Game.Creatures.Pet
Assembly:
Namespace: Game.Creatures
Type: struct
Base: System.ValueType, IComponentData, IQueryTypeParameter, ISerializable
Summary:
Represents a pet component used by the game's ECS (Entity Component System). This struct stores a reference to an associated household/entity and a set of bitwise flags describing pet state (stored in the PetFlags enum). It implements IComponentData so it can be added to entities, IQueryTypeParameter for use in ECS queries, and ISerializable for save/load support. The serialization writes only the flags field as an unsigned integer.
Fields
-
public Entity m_HouseholdPet
Reference to an Entity associated with this pet (for example, the household or owner entity). This is a raw Entity handle used by the ECS; it may be Entity.Null if no association exists. -
public PetFlags m_Flags
Bitfield describing pet-specific state (enum PetFlags). Defaults to PetFlags.None when constructed with the provided constructor. Serialized to/from a uint by the ISerializable implementation.
Properties
- This type has no properties. All data is exposed via public fields.
Constructors
public Pet(Entity householdPet)
Initializes a new Pet instance. Sets m_HouseholdPet to the provided entity and initializes m_Flags to PetFlags.None.
Methods
-
public void Serialize<TWriter>(TWriter writer) where TWriter : IWriter
Writes the pet flags to the provided writer as a uint. This is used by the game save/load serialization system. Only the m_Flags field is serialized by this implementation. -
public void Deserialize<TReader>(TReader reader) where TReader : IReader
Reads an unsigned integer from the provided reader and stores it into m_Flags (cast to PetFlags). This restores the pet's flag state during deserialization.
Usage Example
// Example: creating an entity with a Pet component and reading/updating flags
using Unity.Entities;
using Game.Creatures;
// obtain the EntityManager (depends on modding context)

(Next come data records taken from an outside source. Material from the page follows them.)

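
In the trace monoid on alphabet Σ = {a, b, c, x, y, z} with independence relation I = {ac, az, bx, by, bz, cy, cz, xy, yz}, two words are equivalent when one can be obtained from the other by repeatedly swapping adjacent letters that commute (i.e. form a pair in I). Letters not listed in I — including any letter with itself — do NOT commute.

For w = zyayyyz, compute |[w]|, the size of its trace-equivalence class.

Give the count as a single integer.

piece 0:z — minimal
piece 1:y — minimal
piece 2:a rests on {1:y}
piece 3:y rests on {2:a}
piece 4:y rests on {3:y}
piece 5:y rests on {4:y}
piece 6:z rests on {0:z}
minimal pieces: {0:z, 1:y}
ways to finish when only these pieces remain (= sum over removing one remaining piece with nothing left below it):
  1 left: {5}→1  {6}→1
  2 left: {0,6}→1  {4,5}→1  {5,6}→2
  3 left: {0,5,6}→3  {3,4,5}→1  {4,5,6}→3
  4 left: {0,4,5,6}→6  {2,3,4,5}→1  {3,4,5,6}→4
  5 left: {0,3,4,5,6}→10  {1,2,3,4,5}→1  {2,3,4,5,6}→5
  placing 0:z first → 6 extensions
  placing 1:y first → 15 extensions
total linear extensions = 21

21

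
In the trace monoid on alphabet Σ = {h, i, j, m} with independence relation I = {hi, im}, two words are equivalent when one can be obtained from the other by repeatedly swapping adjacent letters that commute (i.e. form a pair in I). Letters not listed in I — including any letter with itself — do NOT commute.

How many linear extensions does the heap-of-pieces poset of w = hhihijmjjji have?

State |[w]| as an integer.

#0=h has no predecessor
#1=h depends on [0:h]
#2=i has no predecessor
#3=h depends on [1:h]
#4=i depends on [2:i]
#5=j depends on [3:h, 4:i]
#6=m depends on [5:j]
#7=j depends on [6:m]
#8=j depends on [7:j]
#9=j depends on [8:j]
#10=i depends on [9:j]
sources: [0:h, 2:i]
N(rest) = Σ N(rest − s) over sources s of rest; N(one piece) = 1:
  size 1 → [10]=1
  size 2 → [9,10]=1
  size 3 → [8,9,10]=1
  size 4 → [7,8,9,10]=1
  size 5 → [6,7,8,9,10]=1
  size 6 → [5,6,7,8,9,10]=1
  size 7 → [3,5,6,7,8,9,10]=1  [4,5,6,7,8,9,10]=1
  size 8 → [1,3,5,6,7,8,9,10]=1  [2,4,5,6,7,8,9,10]=1  [3,4,5,6,7,8,9,10]=2
  size 9 → [0,1,3,5,6,7,8,9,10]=1  [1,3,4,5,6,7,8,9,10]=3  [2,3,4,5,6,7,8,9,10]=3
  first=0(h) contributes 6
  first=2(i) contributes 4
|[w]| = 10

10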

var entityManager = World.DefaultGameObjectInjectionWorld.EntityManager;
// create a new entity (or use an existing one)
Entity petEntity = entityManager.CreateEntity();
// suppose householdEntity is an Entity you already have (e.g., the owner household)
Entity householdEntity = /* obtain household entity */ Entity.Null;
// create and add the Pet component
var petComponent = new Pet(householdEntity);
entityManager.AddComponentData(petEntity, petComponent);
// later: read and modify flags
var pet = entityManager.GetComponentData<Pet>(petEntity);
// check flags (example, PetFlags enum values will vary)

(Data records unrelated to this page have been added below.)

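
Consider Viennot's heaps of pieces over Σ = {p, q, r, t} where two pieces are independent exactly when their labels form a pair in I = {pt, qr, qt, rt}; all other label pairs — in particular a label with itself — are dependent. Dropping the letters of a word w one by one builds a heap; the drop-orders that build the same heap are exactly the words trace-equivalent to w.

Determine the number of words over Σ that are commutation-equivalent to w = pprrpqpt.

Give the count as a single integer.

8

drop 0:p onto floor
drop 1:p onto {0:p}
drop 2:r onto {1:p}
drop 3:r onto {2:r}
drop 4:p onto {3:r}
drop 5:q onto {4:p}
drop 6:p onto {5:q}
drop 7:t onto floor
ground layer = {0:p, 7:t}
drop-orders for the pieces not yet dropped (sum over which currently-grounded one goes next):
  1 to go: {6} 1  {7} 1
  2 to go: {5,6} 1  {6,7} 2
  3 to go: {4,5,6} 1  {5,6,7} 3
  4 to go: {3,4,5,6} 1  {4,5,6,7} 4
  5 to go: {2,3,4,5,6} 1  {3,4,5,6,7} 5
  6 to go: {1,2,3,4,5,6} 1  {2,3,4,5,6,7} 6
  if 0:p drops first: 7 orders
  if 7:t drops first: 1 orders
heap linearizations: 8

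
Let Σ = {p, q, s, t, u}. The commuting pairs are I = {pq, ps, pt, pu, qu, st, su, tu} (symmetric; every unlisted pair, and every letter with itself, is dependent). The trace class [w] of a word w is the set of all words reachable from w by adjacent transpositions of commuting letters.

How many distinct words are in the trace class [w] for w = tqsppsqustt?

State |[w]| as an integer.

1485

0(t) covers ∅
1(q) covers 0:t
2(s) covers 1:q
3(p) covers ∅
4(p) covers 3:p
5(s) covers 2:s
6(q) covers 5:s
7(u) covers ∅
8(s) covers 6:q
9(t) covers 6:q
10(t) covers 9:t
floor of heap: 0:t, 3:p, 7:u
completions by unplaced set U, small U first (add the entries for U minus each lowest piece of U):
  |U|=1: {4}:1  {7}:1  {8}:1  {10}:1
  |U|=2: {3,4}:1  {4,7}:2  {4,8}:2  {4,10}:2  {7,8}:2  {7,10}:2  {8,10}:2  {9,10}:1
  |U|=3: {3,4,7}:3  {3,4,8}:3  {3,4,10}:3  {4,7,8}:6  {4,7,10}:6  {4,8,10}:6  {4,9,10}:3  {7,8,10}:6  {7,9,10}:3  {8,9,10}:3
  |U|=4: {3,4,7,8}:12  {3,4,7,10}:12  {3,4,8,10}:12  {3,4,9,10}:6  {4,7,8,10}:24  {4,7,9,10}:12  {4,8,9,10}:12  {6,8,9,10}:3  {7,8,9,10}:12
  |U|=5: {3,4,7,8,10}:60  {3,4,7,9,10}:30  {3,4,8,9,10}:30  {4,6,8,9,10}:15  {4,7,8,9,10}:60  {5,6,8,9,10}:3  {6,7,8,9,10}:15
  |U|=6: {2,5,6,8,9,10}:3  {3,4,6,8,9,10}:45  {3,4,7,8,9,10}:180  {4,5,6,8,9,10}:18  {4,6,7,8,9,10}:90  {5,6,7,8,9,10}:18
  |U|=7: {1,2,5,6,8,9,10}:3  {2,4,5,6,8,9,10}:21  {2,5,6,7,8,9,10}:21  {3,4,5,6,8,9,10}:63  {3,4,6,7,8,9,10}:315  {4,5,6,7,8,9,10}:126
  |U|=8: {0,1,2,5,6,8,9,10}:3  {1,2,4,5,6,8,9,10}:24  {1,2,5,6,7,8,9,10}:24  {2,3,4,5,6,8,9,10}:84  {2,4,5,6,7,8,9,10}:168  {3,4,5,6,7,8,9,10}:504
  |U|=9: {0,1,2,4,5,6,8,9,10}:27  {0,1,2,5,6,7,8,9,10}:27  {1,2,3,4,5,6,8,9,10}:108  {1,2,4,5,6,7,8,9,10}:216  {2,3,4,5,6,7,8,9,10}:756
  start at 0(t): 1080
  start at 3(p): 270
  start at 7(u): 135
sum over floor = 1485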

if (pet.m_Flags == PetFlags.None)
{
// set a flag (example uses bitwise OR; replace SOME_FLAG with real enum member)
// pet.m_Flags |= PetFlags.SomeFlag;
// entityManager.SetComponentData(petEntity, pet);
}
// Serialization is handled by the game's save system via the ISerializable implementation:
// Serialize writes m_Flags as a uint and Deserialize restores it.
Notes and tips: - Because Pet implements IComponentData, it is suitable for use in jobs and ECS systems. The struct is blittable (contains an Entity and an enum-backed value) and cheap to copy. - The ISerializable implementation only persists m_Flags — m_HouseholdPet is not serialized by this component. If you need the household association to survive saves, ensure it is represented elsewhere in the ECS save data or handle it explicitly. - Consult the PetFlags enum definition (in the same assembly) to see available flag values and semantics.